Using a linear metric such as token edit distance, a metric that calculates the minimum number of single-token edits required to transform one sequence of tokens into another, there is no longer a visible jump - instead, a smooth, continuous, and predictable improvement is observed as the number of parameters increases.
In their work, the team shows that the emergent abilites of GPT-3 and other models are due to such nonlinear metrics and that no drastic jumps are apparent in a linear metric. In addition, the researchers reproduce this effect with computer vision models, in which emergence has not been measured before.
Emergent abilities are "probably a mirage"
"The main takeaway is for a fixed task and a fixed model family, the researcher can choose a metric to create an emergent ability or choose a metric to ablate an emergent ability," the team said. "Ergo, emergent abilities may be creations of the researcher’s choices, not a fundamental property of the model family on the specific task."
However, the team stresses that this work should not be interpreted to mean that large language models like GPT-4 cannot have emergent abilities. "Rather, our message is that previously claimed emergent abilities might likely be a mirage induced by researcher analyses."

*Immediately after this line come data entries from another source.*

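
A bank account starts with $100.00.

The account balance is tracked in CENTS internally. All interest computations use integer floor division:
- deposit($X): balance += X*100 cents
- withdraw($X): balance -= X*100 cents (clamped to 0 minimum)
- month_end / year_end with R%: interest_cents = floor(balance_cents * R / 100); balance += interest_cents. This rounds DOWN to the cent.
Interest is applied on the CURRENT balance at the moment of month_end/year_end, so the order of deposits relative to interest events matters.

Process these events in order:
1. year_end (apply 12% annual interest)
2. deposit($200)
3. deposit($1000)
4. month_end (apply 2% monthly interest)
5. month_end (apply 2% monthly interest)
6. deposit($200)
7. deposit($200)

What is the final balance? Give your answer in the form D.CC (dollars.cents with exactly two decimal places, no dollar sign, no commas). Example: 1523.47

After 1 (year_end (apply 12% annual interest)): balance=$112.00 total_interest=$12.00
After 2 (deposit($200)): balance=$312.00 total_interest=$12.00
After 3 (deposit($1000)): balance=$1312.00 total_interest=$12.00
After 4 (month_end (apply 2% monthly interest)): balance=$1338.24 total_interest=$38.24
After 5 (month_end (apply 2% monthly interest)): balance=$1365.00 total_interest=$65.00
After 6 (deposit($200)): balance=$1565.00 total_interest=$65.00
After 7 (deposit($200)): balance=$1765.00 total_interest=$65.00

Answer: 1765.00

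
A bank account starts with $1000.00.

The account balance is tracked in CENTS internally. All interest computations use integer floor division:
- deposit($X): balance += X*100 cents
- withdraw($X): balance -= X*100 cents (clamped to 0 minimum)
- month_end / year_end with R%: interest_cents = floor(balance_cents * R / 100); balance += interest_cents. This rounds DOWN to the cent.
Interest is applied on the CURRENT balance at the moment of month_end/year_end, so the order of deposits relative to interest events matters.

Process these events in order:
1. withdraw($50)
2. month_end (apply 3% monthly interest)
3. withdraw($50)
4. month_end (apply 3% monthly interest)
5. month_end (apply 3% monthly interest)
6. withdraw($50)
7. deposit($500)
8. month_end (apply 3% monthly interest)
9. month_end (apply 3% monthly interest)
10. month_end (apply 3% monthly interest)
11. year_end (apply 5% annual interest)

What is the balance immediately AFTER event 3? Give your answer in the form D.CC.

Answer: 928.50

Derivation:
After 1 (withdraw($50)): balance=$950.00 total_interest=$0.00
After 2 (month_end (apply 3% monthly interest)): balance=$978.50 total_interest=$28.50
After 3 (withdraw($50)): balance=$928.50 total_interest=$28.50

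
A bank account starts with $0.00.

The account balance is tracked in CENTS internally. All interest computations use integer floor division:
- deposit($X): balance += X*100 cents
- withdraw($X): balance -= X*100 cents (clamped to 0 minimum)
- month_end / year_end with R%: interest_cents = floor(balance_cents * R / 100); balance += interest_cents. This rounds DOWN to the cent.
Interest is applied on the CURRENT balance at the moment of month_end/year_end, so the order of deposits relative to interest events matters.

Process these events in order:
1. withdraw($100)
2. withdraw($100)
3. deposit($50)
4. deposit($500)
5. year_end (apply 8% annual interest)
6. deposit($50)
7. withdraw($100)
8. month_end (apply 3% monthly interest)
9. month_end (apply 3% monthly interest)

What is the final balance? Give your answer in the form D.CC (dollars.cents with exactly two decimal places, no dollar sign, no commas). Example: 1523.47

Answer: 577.12

Derivation:
After 1 (withdraw($100)): balance=$0.00 total_interest=$0.00
After 2 (withdraw($100)): balance=$0.00 total_interest=$0.00
After 3 (deposit($50)): balance=$50.00 total_interest=$0.00
After 4 (deposit($500)): balance=$550.00 total_interest=$0.00
After 5 (year_end (apply 8% annual interest)): balance=$594.00 total_interest=$44.00
After 6 (deposit($50)): balance=$644.00 total_interest=$44.00
After 7 (withdraw($100)): balance=$544.00 total_interest=$44.00
After 8 (month_end (apply 3% monthly interest)): balance=$560.32 total_interest=$60.32
After 9 (month_end (apply 3% monthly interest)): balance=$577.12 total_interest=$77.12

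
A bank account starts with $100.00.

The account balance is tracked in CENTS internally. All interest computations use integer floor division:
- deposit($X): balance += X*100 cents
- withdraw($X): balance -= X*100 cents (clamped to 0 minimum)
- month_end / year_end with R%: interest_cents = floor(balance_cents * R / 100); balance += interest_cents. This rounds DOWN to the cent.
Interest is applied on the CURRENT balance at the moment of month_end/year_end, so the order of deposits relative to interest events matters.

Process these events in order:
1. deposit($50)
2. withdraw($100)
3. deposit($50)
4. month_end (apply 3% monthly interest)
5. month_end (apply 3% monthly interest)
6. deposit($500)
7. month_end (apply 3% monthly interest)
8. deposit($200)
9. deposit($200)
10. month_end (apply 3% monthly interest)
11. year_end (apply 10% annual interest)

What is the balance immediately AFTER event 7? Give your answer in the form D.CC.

Answer: 624.27

Derivation:
After 1 (deposit($50)): balance=$150.00 total_interest=$0.00
After 2 (withdraw($100)): balance=$50.00 total_interest=$0.00
After 3 (deposit($50)): balance=$100.00 total_interest=$0.00
After 4 (month_end (apply 3% monthly interest)): balance=$103.00 total_interest=$3.00
After 5 (month_end (apply 3% monthly interest)): balance=$106.09 total_interest=$6.09
After 6 (deposit($500)): balance=$606.09 total_interest=$6.09
After 7 (month_end (apply 3% monthly interest)): balance=$624.27 total_interest=$24.27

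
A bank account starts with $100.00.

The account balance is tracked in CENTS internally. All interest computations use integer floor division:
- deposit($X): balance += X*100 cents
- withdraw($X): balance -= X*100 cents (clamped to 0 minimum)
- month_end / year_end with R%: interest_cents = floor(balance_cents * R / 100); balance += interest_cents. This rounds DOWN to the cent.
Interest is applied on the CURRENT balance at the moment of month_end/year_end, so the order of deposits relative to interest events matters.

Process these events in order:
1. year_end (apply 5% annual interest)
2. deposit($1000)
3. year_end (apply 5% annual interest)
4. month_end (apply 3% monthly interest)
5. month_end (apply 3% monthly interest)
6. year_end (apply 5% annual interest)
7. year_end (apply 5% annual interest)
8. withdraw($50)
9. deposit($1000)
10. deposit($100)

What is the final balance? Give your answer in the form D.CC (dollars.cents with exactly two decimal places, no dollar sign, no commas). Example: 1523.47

Answer: 2407.06

Derivation:
After 1 (year_end (apply 5% annual interest)): balance=$105.00 total_interest=$5.00
After 2 (deposit($1000)): balance=$1105.00 total_interest=$5.00
After 3 (year_end (apply 5% annual interest)): balance=$1160.25 total_interest=$60.25
After 4 (month_end (apply 3% monthly interest)): balance=$1195.05 total_interest=$95.05
After 5 (month_end (apply 3% monthly interest)): balance=$1230.90 total_interest=$130.90
After 6 (year_end (apply 5% annual interest)): balance=$1292.44 total_interest=$192.44
After 7 (year_end (apply 5% annual interest)): balance=$1357.06 total_interest=$257.06
After 8 (withdraw($50)): balance=$1307.06 total_interest=$257.06
After 9 (deposit($1000)): balance=$2307.06 total_interest=$257.06
After 10 (deposit($100)): balance=$2407.06 total_interest=$257.06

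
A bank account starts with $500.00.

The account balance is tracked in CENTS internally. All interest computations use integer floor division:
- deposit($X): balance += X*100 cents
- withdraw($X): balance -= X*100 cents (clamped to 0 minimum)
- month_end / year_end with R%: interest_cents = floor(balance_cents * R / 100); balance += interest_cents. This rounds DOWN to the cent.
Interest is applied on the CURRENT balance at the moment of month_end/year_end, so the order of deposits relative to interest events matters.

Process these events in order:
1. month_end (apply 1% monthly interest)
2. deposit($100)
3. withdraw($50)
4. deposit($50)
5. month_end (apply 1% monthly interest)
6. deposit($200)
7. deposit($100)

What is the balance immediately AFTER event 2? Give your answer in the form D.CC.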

For alignment research, this work could be good news, as it seems to demonstrate the predictability of abilities in large language models. OpenAI has also shown in a report on GPT-4 that it can accurately predict GPT-4 performance in many benchmarks.
However, since the team does not rule out the possibility of emergent abilities per se, the question is whether such abilities already exist. One candidate might be "few-shot learning" or "in-context learning," which the team does not explore in this work. This ability was first demonstrated in detail in GPT-3 and is the basis for today's prompt engineering.